Melanie Bonajo's work perceives the gallery space as a network of interdependence and care. By introducing nearly extinct animals as residents of the exhibition halls, she creates the possibility for interspecies rendezvous: In a desperate attempt to avoid their near extinction and surpass their destiny, they all try to have sex with each other, procreating the ultimate hybrid. The humanoid visitor is forced to share their physical space with these mythical beasts, knowing all too well that their existence might soon only amount to a fleeting dream. Animals may look at the art exhibited and are to be respected for doing so.




Theresa Büchner's installation takes the displacement of a peculiar tree as point of departure: the Chorus Tree, naturally generated in a faraway dimension, is introduced to the White Cube within a specific set of parameters that allow it to thrive. The work poses questions about institutional displacement of cultural goods – so often forcefully extracted – and their repatriation. The viewer is confronted with the facilitation of an outlandish species as it spreads within the boundaries of its potential – not in its native territory, but inside the strict confinement of the exhibition space.




Stefan Cantante's work evokes the notion of consumerist vertigo in an ever-changing interplay of expectations and reality. Like an It-bag, his mosaic wall carries itself into a pattern of oblivion, yet still persuades you to buy it.



The practice of artist Lola Mae (2007) discusses the complicity of art and extraction. Her work, a giant heart made of stained glass, points towards a production cycle necessary for its own inception. The bottom of the structure reveals bare soil and ore veins, the latter specifically being the very same material required to craft the glass object. This massive yet seemingly fragile apparatus not only references the mining of raw materials, but also the extraction of cultural resources. The work is thus revealed to be a comment on contemporary art itself.





Mila Slominsky's monumental work traverses the interplay of culture and nature and concepts of masculinity and femininity. Her practice is deeply concerned with the socio-political impact of the enigma of creation and the inherent violence that is attached to the idea of redemption. Reflecting the irony of a monument to nature’s cornucopia built inside a voxel simulation, her land-artwork denies the visitor from partaking in creation’s splendour. Being led through a system of wooden tunnels, the visitor is confronted with ominous instructions and faux birch trees. Upon leaving the tunnel, one may gaze upon a sprawling paradise which is, however, completely inaccessible. Although salvation is at hand, it shall not be granted unto you.

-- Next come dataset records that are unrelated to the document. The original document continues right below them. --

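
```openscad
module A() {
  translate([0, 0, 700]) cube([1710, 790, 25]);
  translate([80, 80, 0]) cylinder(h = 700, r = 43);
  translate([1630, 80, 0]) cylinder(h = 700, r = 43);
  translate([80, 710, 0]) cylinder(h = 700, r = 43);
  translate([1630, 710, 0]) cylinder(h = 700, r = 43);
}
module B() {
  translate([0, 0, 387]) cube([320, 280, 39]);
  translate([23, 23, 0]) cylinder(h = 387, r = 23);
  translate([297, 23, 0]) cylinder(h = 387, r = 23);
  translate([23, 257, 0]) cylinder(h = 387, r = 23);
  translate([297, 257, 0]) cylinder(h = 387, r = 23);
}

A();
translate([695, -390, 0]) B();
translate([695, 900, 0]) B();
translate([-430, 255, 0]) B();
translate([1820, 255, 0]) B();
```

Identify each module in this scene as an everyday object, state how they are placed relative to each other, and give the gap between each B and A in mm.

A is a table. B is a stool. Four stools sit around the table at the −y, +y, −x, +x sides. The gap between each stool and the table is 110 mm.

Each stool's nearest face is 110 mm from the table's bounding box.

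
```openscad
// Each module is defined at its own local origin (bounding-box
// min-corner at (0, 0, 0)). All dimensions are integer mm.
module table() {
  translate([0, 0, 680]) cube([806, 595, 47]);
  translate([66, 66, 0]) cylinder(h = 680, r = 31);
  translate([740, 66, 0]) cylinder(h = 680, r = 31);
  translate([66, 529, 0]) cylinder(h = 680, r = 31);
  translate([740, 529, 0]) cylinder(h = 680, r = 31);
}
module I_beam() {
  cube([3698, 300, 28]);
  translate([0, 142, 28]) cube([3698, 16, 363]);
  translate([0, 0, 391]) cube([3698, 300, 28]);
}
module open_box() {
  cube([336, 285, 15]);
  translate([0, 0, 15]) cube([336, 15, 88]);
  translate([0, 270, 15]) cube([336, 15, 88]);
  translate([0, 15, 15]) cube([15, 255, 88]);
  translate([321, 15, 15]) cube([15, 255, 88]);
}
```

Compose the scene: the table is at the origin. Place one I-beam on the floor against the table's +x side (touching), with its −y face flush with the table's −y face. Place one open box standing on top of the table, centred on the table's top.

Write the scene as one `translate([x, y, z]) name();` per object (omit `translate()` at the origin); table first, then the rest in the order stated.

table();
translate([806, 0, 0]) I_beam();
translate([235, 155, 727]) open_box();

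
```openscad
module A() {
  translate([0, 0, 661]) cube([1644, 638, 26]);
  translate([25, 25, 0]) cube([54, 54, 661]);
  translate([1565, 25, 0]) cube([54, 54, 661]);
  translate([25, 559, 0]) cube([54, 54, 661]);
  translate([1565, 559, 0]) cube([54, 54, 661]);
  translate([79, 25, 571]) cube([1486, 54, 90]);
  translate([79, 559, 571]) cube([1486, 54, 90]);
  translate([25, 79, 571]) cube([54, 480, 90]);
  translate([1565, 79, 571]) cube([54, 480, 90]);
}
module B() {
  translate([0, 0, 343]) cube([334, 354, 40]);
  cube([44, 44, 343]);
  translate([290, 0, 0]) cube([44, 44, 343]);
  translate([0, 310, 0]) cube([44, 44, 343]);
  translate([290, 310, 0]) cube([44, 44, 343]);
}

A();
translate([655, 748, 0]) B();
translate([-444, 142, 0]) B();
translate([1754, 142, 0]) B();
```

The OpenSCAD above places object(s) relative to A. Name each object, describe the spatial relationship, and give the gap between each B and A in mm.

Each stool's nearest face is 110 mm from the table's bounding box.

A is a table. B is a stool. Three stools sit around the table at the +y, −x, +x sides. The gap between each stool and the table is 110 mm.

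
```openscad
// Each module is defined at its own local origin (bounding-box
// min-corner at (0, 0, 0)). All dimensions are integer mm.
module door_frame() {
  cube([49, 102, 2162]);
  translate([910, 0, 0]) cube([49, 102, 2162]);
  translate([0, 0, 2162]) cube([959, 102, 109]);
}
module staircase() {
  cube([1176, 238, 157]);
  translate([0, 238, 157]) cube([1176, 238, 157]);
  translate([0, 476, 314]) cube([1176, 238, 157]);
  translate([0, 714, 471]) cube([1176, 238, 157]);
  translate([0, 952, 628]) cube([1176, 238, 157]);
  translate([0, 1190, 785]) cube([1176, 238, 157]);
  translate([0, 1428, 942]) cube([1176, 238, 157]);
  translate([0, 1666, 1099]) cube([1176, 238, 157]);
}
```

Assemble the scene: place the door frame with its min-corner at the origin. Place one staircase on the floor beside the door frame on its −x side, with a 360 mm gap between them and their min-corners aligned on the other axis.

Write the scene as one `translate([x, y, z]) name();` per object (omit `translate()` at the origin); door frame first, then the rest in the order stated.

door_frame();
translate([-1536, 0, 0]) staircase();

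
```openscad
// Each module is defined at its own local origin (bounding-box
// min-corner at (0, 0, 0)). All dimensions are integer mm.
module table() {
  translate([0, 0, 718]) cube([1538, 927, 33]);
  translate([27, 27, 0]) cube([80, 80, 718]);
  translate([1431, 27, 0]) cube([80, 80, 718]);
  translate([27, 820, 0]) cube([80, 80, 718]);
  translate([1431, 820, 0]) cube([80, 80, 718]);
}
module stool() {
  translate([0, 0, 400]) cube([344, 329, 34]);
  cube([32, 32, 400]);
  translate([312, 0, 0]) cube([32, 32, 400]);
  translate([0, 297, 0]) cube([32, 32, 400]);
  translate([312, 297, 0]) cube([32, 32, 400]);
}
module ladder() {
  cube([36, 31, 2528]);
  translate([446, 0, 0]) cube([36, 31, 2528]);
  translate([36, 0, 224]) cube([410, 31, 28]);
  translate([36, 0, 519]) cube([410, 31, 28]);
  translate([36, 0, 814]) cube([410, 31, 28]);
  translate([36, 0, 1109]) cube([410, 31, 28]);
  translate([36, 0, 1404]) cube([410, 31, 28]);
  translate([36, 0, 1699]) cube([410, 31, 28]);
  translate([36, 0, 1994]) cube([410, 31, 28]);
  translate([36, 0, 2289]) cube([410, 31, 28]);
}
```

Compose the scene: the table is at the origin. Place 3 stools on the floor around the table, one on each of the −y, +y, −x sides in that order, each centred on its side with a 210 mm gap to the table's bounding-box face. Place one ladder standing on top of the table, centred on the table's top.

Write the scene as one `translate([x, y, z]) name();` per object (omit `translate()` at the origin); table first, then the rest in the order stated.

table();
translate([597, -539, 0]) stool();
translate([597, 1137, 0]) stool();
translate([-554, 299, 0]) stool();
translate([528, 448, 751]) ladder();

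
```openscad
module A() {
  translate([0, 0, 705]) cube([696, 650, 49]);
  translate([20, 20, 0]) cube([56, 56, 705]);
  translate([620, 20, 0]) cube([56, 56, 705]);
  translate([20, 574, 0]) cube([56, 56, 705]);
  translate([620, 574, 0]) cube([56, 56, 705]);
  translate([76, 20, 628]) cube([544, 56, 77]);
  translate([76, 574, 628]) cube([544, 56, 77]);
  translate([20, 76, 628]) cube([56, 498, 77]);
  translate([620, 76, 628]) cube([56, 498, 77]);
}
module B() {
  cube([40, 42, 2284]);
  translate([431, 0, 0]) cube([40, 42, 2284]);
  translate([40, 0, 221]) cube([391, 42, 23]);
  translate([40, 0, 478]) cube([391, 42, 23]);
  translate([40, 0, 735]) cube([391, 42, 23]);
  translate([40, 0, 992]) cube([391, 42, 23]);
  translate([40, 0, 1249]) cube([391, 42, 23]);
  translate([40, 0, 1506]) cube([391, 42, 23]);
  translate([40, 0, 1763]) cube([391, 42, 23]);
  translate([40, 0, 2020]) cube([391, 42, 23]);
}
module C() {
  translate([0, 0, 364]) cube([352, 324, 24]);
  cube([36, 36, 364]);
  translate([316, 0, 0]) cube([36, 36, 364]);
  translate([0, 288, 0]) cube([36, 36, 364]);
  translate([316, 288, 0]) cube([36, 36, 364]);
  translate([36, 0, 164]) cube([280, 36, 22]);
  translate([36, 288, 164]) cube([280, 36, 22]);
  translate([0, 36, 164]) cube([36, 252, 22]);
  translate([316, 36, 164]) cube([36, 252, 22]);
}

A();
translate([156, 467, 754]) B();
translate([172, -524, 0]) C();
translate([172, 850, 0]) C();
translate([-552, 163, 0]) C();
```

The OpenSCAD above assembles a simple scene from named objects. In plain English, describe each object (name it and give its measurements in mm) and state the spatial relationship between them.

A is a table with a 696×650 mm rectangular top, 49 mm thick, top surface at z = 754 mm, supported by four 56×56 mm square legs, each inset 20 mm from the nearest pair of top edges, running from the floor. Four apron rails, 56 mm thick and 77 mm tall, run between adjacent legs with their top edges flush with the underside of the top and their outer faces flush with the legs' outer faces.

B is a wooden ladder with two side rails of 40×42 mm section and 2284 mm height, set 471 mm apart overall. Between them run 8 rectangular rungs (42 mm deep, 23 mm thick), front faces flush with the rails' −y face. The bottom of the first rung is 221 mm above the floor and each subsequent rung is 257 mm higher than the one below.

C is a simple wooden stool: a rectangular seat 352 mm (x) by 324 mm (y), 24 mm thick, top face at z = 388 mm, on four square legs, each 36×36 mm in cross-section. The legs rest on z = 0, each flush with a corner of the seat. Four stretchers, 36 mm wide and 22 mm tall, connect adjacent legs with their undersides at z = 164 mm, each running between the inner faces of the legs it joins and aligned with the legs' outer faces on the other axis.

The ladder is on top of the table. Three stools sit around the table at the −y, +y, −x sides.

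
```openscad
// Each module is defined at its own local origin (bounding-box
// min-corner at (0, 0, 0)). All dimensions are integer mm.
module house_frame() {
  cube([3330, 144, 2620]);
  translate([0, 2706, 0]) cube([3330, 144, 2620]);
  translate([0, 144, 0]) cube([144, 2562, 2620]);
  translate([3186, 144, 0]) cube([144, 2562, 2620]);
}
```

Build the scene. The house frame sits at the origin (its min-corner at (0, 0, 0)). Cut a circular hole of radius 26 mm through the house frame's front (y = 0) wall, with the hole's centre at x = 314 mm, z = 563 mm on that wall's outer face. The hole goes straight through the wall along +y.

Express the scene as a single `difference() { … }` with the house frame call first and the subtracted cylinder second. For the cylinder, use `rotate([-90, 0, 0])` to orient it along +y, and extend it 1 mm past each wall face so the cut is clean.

difference() {
  house_frame();
  translate([314, -1, 563]) rotate([-90, 0, 0]) cylinder(h = 146, r = 26);
}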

Her second work consists of a phallic monument erected within the institution’s yard green. It is a stoic metaphor for Minecraft’s deeply concerning political framework. Slominsky claims: „Of the innards of mother earth, mined by children, we build a machine that can simulate all possible things, only to let it simulate a world to mine (!), a nature that awaits being turned into a system, a machine, a civilized space. It shall be a large phallus made of white concrete blocks, that, like a fountain spouts water, spouts pickaxes, which are Minecraft’s signifier of privilege. He who swings the pickaxe shall reshape the earth.“

Mila Slominsky is an Artist and a Mystic Teacher. She was born in 1899 in Yekaterinburg, Russia. She died in 1937 while returning from a visit to Germany in the Hindenburg catastrophe of Lakehurst NJ, fulfilling a prediction she had made in 1928. 2017 she was accidentally summoned by two art students during sexual intercourse. Since then she partakes actively in the art scene and has already become a renowned phenomenon.




In his work Philip Ullman calls forth the beam of light that Christianity imposes on all things deemed fertile. Alas, it is not a steady stream of divinity but a flickering exchange of light and dark, an oscillating force referencing the complicity of both faith and mortality.




Sonja Yakovleva's work consists of large-scale lingerie cutouts and a painting titled „How to Treat Jellyfish Stings Right“. In the fictional scenario displayed in her painting, one can observe Pamela Anderson urinating on an unconscious figure’s body. Yakovleva resists the tendency to sexualise Pamela Anderson by emphasising the act of treatment: Pamela is fully clothed, her lycra swimsuit allows fluids to penetrate, yet our gaze cannot.




Robert Yang's work The Tearoom is ‘a (free) historical public bathroom simulator about anxiety, police surveillance, and sucking off another dude’s gun.’ The Mythical Institution commissioned a video still of the game to adorn the walls of its novel, gender-neutral toilet pavilion, which has previously been erected for the sole purpose of adequately displaying Yang’s work.

Robert Yang about his work:
‘[...] police still target men who have sex with men — and in video game land, I still have to deal with Twitch banning my gay games by secret trial as if they're the fucking game police. So to appease this oppressive conservative gamer-surveillance complex, I have swapped out any pesky penises in my game for the only thing that the game industry will never moderate nor ban — guns. Now, there's nothing wrong with guys appreciating other guys' guns, right?’